At this point, with the graphed data showing the brainwaves over time and the relative alpha of those brainwaves, the next step was to go to the video and clip the different moments when the user was in high and low relative alpha, in order to create clips of meditation and distraction, respectively.

Labeling Procedure #

  1. Identify areas in the graph that showed either focus or distraction through relative alpha power at 98% or above.
  2. Find the corresponding time in the video.
  3. Cut a series of new 6-second video clips of the participant during this time, 3 seconds apart.
  4. Save the data in the corresponding distracted or focused folder.

Each video is cut into 6 second clips every 3 seconds, to create overlapping windows of video data. The aim of this overlapping window technique is to create more data for the machine learning algorithm later, as using discrete clips with no overlap produced less data than originally hoped for. 6 second clips were chosen because if the clips were too short, then we wouldn’t be able to get an accurate idea of the user state. If the clips were too long, then we wouldn’t be able to give feedback quickly enough to the user.

Using this formula, the clips for focused meditation were taken when there was a clear streak of high alpha (relative alpha at or above 98%), and the distracted clips were taken when there were clear drops in relative alpha or streak with relative alpha below 80%. In total, 149 focused meditation clips and 142 distracted clips were obtained.

Building the Model #

Table showing the origin of the different features and which signals are extracted.
Table showing the origin of the different features and which signals are extracted. The top 14 features with the highest information gain were selected. The number of signals involved is only 4.

Architecture of the machine learning model. Starting with the 14 key position coordinates, ultimately 14 features with the highest information gain were chosen to be included in the Random Forest model.
Architecture of the machine learning model. Starting with the 14 key position coordinates, ultimately 14 features with the highest information gain were chosen to be included in the Random Forest model.

Evaluating the Model #

Building the App #

I used Expo.io to build the app in React Native language, an extension of Javascript that can be used on web, Android, or iOS platforms. The app utilizes Tensorflow and Posenet to gather coordinates of relevant body positions. The app collects 196 points of data, roughly 2.3 frames per second for six seconds, and sends it through JSON to an Amazon EC2 instance running the machine learning model. The model then extracts the features and makes predictions, and the server sends the prediction back to the phone running the app.

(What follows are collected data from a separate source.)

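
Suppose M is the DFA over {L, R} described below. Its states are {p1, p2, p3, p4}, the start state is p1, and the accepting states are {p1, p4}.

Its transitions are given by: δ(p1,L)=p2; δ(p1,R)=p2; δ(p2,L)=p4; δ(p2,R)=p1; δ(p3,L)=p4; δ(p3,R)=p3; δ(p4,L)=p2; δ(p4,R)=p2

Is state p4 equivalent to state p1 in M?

First remove the unreachable states {p3}; 3 states remain.
P0 = {p1,p4} | {p2}.
The partition is now stable with 2 blocks: {p1,p4} | {p2}.
p4 and p1 lie in the same block of the stable partition, so they are equivalent — no string distinguishes them.

Yes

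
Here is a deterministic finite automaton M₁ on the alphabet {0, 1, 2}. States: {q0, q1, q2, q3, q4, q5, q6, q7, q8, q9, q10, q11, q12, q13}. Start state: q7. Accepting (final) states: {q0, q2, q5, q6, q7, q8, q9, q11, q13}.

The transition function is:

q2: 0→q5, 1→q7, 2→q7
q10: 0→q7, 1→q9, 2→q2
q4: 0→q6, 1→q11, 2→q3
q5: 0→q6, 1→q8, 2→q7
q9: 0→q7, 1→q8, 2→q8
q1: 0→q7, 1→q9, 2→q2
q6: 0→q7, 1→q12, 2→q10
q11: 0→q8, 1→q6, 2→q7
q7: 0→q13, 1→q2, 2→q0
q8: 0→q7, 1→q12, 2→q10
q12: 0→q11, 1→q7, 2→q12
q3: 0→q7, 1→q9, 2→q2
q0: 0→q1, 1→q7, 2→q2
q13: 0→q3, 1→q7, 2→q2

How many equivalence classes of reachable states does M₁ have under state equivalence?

8

Reachable states from the start: {q0,q1,q2,q3,q5,q6,q7,q8,q9,q10,q11,q12,q13}. Unreachable: {q4} — drop them.
Start with accepting vs non-accepting: {q0,q2,q5,q6,q7,q8,q9,q11,q13} | {q1,q3,q10,q12}.
Refine {q0,q2,q5,q6,q7,q8,q9,q11,q13} on symbol 0: members go to different blocks, giving {q2,q5,q6,q7,q8,q9,q11} and {q0,q13}.
On input 0, block {q2,q5,q6,q7,q8,q9,q11} splits into {q2,q5,q6,q8,q9,q11} and {q7}.
Refine {q2,q5,q6,q8,q9,q11} on symbol 0: members go to different blocks, giving {q2,q5,q11} and {q6,q8,q9}.
Refine {q2,q5,q11} on symbol 0: members go to different blocks, giving {q5,q11} and {q2}.
Refine {q1,q3,q10,q12} on symbol 0: members go to different blocks, giving {q1,q3,q10} and {q12}.
Split {q6,q8,q9} by δ(·,1) → {q6,q8} and {q9}.
The partition is now stable with 8 blocks: {q5,q11} | {q1,q3,q10} | {q0,q13} | {q7} | {q6,q8} | {q2} | {q12} | {q9}.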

Data Flow between User, App, and the Server running the Machine Learning Model.
Data Flow between User, App, and the Server running the Machine Learning Model.

After the phone receives the prediction, additional logic determines whether or not to play a feedback sound. This includes checking if the session requires feedback, whether the sound has been played in the past 20 seconds, and requiring three consecutive predictions of distraction before playing the sound. The app utilizes a singing bowl sound that starts strong and fades into the background, as studies have shown it has a calming effect.

Once the seven minutes of meditation is over, the app saves the set of predictions, the time of the prediction, and the times the feedback sound was played to the server. This data is used for further analysis in the results section to compare the percentage of focused versus distracted predictions to the Muse “ground truth” data. The Muse data is also saved, including the Alpha, Beta, Delta, Theta, and Gamma waves at a rate of 1hz. An Excel macro is run to analyze the relative alpha function throughout the session duration.

User Tests #

Overall, the app collects data, processes it through machine learning, and provides feedback to help users improve their meditation practice. With everything in place, it was time to start testing it out.